My grandma age 87 was recently in a rehab facility for 60 days and came home and within a few days was diagnosed with congestive heart failure on the left side. I always thought people died of that not really were diagnosed with it. She has swelling of her leg (it's the one she broke) and she has pneumonia (not sure if this is related or not or just due to a cold she had that never got better while in rehab untreated). The doctor didn't say it was deadly but the more I'm reading, the more people don't get better from it. They are treating her with water pills, muscinex, an antibiotic, and a wrap on her leg. Is this really going to be something she can sort of recover from or will this eventually be deadly? I'm just trying to get a feel for what to expect.
Nurse: Coy's weight is up 3 pounds today.
Me: That was probably the pickle he ate at a restaurant yesterday. Does he need to adjust his diuretic today?
Nurse: Coy should absolutely not be eating pickles! Weren't you told to avoid salt? Don't you know how salty pickles are?
Me: Ma'am, Coy has a terminal condition. He is most likely going to die from dementia. In the meanwhile, I am not going to deprive him of a pickle once in a while, or other of his favorite foods. He has followed a heart-healthy diet for more than 30 years, and kept his salt intake low. Now he is eating for pleasure. If we should make adjustments to his pills, I'll gladly do that.
And we continued on that way. His death certificate says he died of "Lewy Body Dementia" and the autopsy said it was amazing he hadn't died of atherrosclerosis, and that he certainly would have shortly. So CHF apparently wasn't one of the causes of death.
Littlemisskitty, each case is different. How much the patient is willing to be resticted is also different with each case.
If I make it to 87 and then am diagnosed with CHF, I will take the water pill, watch my salt intake (I use very little now, so that won't be a huge change), and ignore all the other parts of the treatment plan. Nobody lives for ever, and the older I get the more important enjoying life is to me. Food is a huge part of that. I an NOT advising anyone else to have this attitude. I'm just saying that the elderly should be listened to as they express what is important to them.
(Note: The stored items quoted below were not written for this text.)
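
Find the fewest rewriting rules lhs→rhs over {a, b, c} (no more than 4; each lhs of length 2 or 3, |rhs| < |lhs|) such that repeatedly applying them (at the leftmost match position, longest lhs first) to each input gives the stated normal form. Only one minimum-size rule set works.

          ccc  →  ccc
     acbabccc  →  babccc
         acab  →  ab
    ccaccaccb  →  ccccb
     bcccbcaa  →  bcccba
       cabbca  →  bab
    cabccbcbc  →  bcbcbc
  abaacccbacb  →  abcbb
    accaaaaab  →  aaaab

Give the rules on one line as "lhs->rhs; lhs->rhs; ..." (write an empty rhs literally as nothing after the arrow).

  | ccc
  | acbabccc => babccc
  | acab => ab
  | ccaccaccb => cccaccb => ccccb

ac->; ca->; cab->ba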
My mom was diagnosed with CHF and Stage 4 renal failure at the same time, so her situation was precarious. The fluid buildup from the CHF required treatment with Lasix, which is very, very hard on the kidneys - which were already in Stage 4 failure - so it was a delicate balancing act for the last year of her life. The fluid would build up, and she would be put on Lasix for a day or so to bring it down, then they'd let the kidneys rest until the fluid built back up. She was headed for dialysis in a matter of months with this situation, but she passed away before that happened. I'm not saying the CHF took her life - she had multiple co-morbidities (things that could in and of themselves cause her death) - so the CHF was just a contributing factor.
As mentioned above in other situations, Mom was wanting to do what she wanted to do - she didn't want to keep her feet up, so she was constantly dealing with the edema in her legs. She wanted to eat salty, sugary foods like she used to, and would find a way to get it, even in the nursing home - which affected her health as well. (She was sneaky - she'd figure out who was the newest staff member on the night shift that might not know her dietary restrictions and ask for potato chips and such from the kitchen snack tray - and she'd get them every time.)
People with CHF can live for years, depending on the severity of their case, other mitigating factors and medical issues, and how well they follow their doctor's or caregiver's orders, as mentioned above. There's just too many factors involved for anyone to say how well your grandmother will do.
With the diet - what 97yrold mom described is what my father was suspose to be doing - but my mother was the big problem here. Mom felt dad should have been able to eat what he wanted and even would drive him to McDonald's for his favorite treat - French fries! Problem with that would be that for days afterwards my father would be down and out - struggling for every breath. It drive me out of my mind! And after my dad had a paid full-time caregiver, his diet was a constant source of contention between the caregiver and my mom - with me siding with the caregiver- which just P.O.'d my mom to no end and like a child, she would act out - giving my dad things he should eat, with no thought or care to the consequences that he suffered. I guess she showed us, right? Of course my dad should have be behaving as an adult as well and not eating the crap - but... Anyhoo, so yes - it's critical that everyone's on board with the no salt thing and is very supportive of it.
Having said that it does not mean that at 87 your Grandma has many years ahead of her as she has other things wrong with her.
Pneumonia is common among the elderly especially in hospital setting where they are not moving around enough or doing their breathing exercises.
As long as she continues to improve and is making an effort she probably has some time ahead of her. She is getting all the right treatment medically so encourage a healthy diet and moveing around but let her rest when tired or gets short of breath. Go easy on the fluids though so she does not retain more fluid.